A prescindere dagli schemi gerarchici e dagli archetipi culturali, fin dalle origini si è soliti trattare la differenza tra esseri umani come espressione di minor valore. Che sia di sesso, colore della pelle, etnia, religione o altro, la diseguaglianza è spesso fonte di inadeguatezza e si tenta di trasformarla secondo il gruppo di riferimento normativo.
Così, infatti, da secoli questa tendenza pone la capacità riproduttrice del corpo femminile come limite sociale delle donne. Non hanno avuto il diritto di partecipare alla vita cittadina per lungo tempo in quanto relegate agli aspetti della vita privata quali la cura della casa, l’alimentazione del marito, crescere i figli e quant’altro.
Il sol fatto di essere nati in un corpo femminile ti escludeva a prescindere da determinati contesti sociali: niente istruzione, niente lavoro, nessun guadagno e nessuna indipendenza.
Oltre il fatto che per anni è stato lo sguardo dell’uomo a definire la donna secondo i suoi canoni di purezza e sottomissione.
Chiaramente nel corso degli anni, soprattutto dopo la seconda metà del Novecento, nei paesi sviluppati – inclusa l’Italia – dopo lotte e discussioni, le disuguaglianze tra uomini e donne si sono ridotte, benchè questo accadeva a livello normativo e ha impiegato più tempo sul livello sociale. Ma poi, l’estremismo del femminismo ha causato casi di forte opposizione dove la troppa libertà ed emancipazione della donna la rendevano artefice dello stravolgimento della famiglia e del ribaltamento dei ruoli.

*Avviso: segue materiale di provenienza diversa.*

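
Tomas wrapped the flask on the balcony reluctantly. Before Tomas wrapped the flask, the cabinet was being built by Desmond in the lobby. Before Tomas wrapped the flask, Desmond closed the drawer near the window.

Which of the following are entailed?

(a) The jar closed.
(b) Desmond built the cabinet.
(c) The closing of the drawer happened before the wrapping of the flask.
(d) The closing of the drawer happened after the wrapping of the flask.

(c)

(a) Not entailed — the drawer is what closed, not the jar.
(b) Not entailed — 'was building' is progressive on an accomplishment; it does not entail the completed 'built'.
(c) Entailed — the narrative places the closing before the wrapping.
(d) Not entailed — the narrative places the closing before the wrapping, not after.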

Insomma è come se per la figura della donna non ci sia una giusta via di mezzo anche perché le differenze tra i due sessi che troviamo oggi nelle democrazie occidentali sono dovute soprattutto al modo in cui è stata affrontata questa dualità dell’argomento:
differenza della donna e quindi diritti delle donne o uguaglianza agli uomini e quindi parità dei sessi?
Già le femministe della Rivoluzione Francese affrontano questa scissione di pensiero: Olympe de Gouges (1791) afferma che le donne siano “il sesso superiore sia in bellezza che in coraggio, nelle sofferenze della maternità”, mentre Mary Wollstonecraft rivendica diritti uguali per le donne come per gli uomini, nonostante la maternità sia una differenza irriducibile.
Quindi abbiamo chi sostiene la necessità di diritti del lavoro femminile per ridurre il sovraffaticamento e valorizzare il ruolo di madre e chi, dall’altro lato è contrario a delle riforme speciali perché nei diversi ambiti, ad esempio lavorativo, genera delle discriminazioni.
Nelle due posizioni è espresso il dilemma tra un’uguaglianza intesa come omogeneità all’uomo e quindi sacrificando il corpo e l’esperienza femminile, e una differenza che pone le donne uguali tra loro - perché potenziali madri - e di conseguenza diverse dagli uomini. L’affermazione della differenza genera l’emarginazione politica e sociale e l’affermazione dell’uguaglianza costringe le donne ad adattarsi ai ritmi e all’esperienza maschile.
L’alternativa potrebbe stare nel destrutturare gli interessi per la differenza:
si è uguali non perché identici ma perché le differenze di vario genere non creano diversità rispetto alla partecipazione in alcuni ambiti della vita sociale e privata.
L’uguaglianza non dovrebbe in alcun caso reprimere le differenze di genere, religione, colore della pelle, salute, istruzione e livello sociale.
Bisognerebbe creare uguaglianza in base a quattro criteri fondamentali nella vita dell’essere umano in generale: occupazione, famiglia, rappresentanza politica e decisioni sociali; creare per questi ambiti obiettivi e risorse che possano garantire l’uguaglianza per tutti.
Insomma, per la donna non dev’essere una scelta difficile o una questione di punto di vista ma il naturale svolgimento della sua vita che la rendono unica nel suo genere.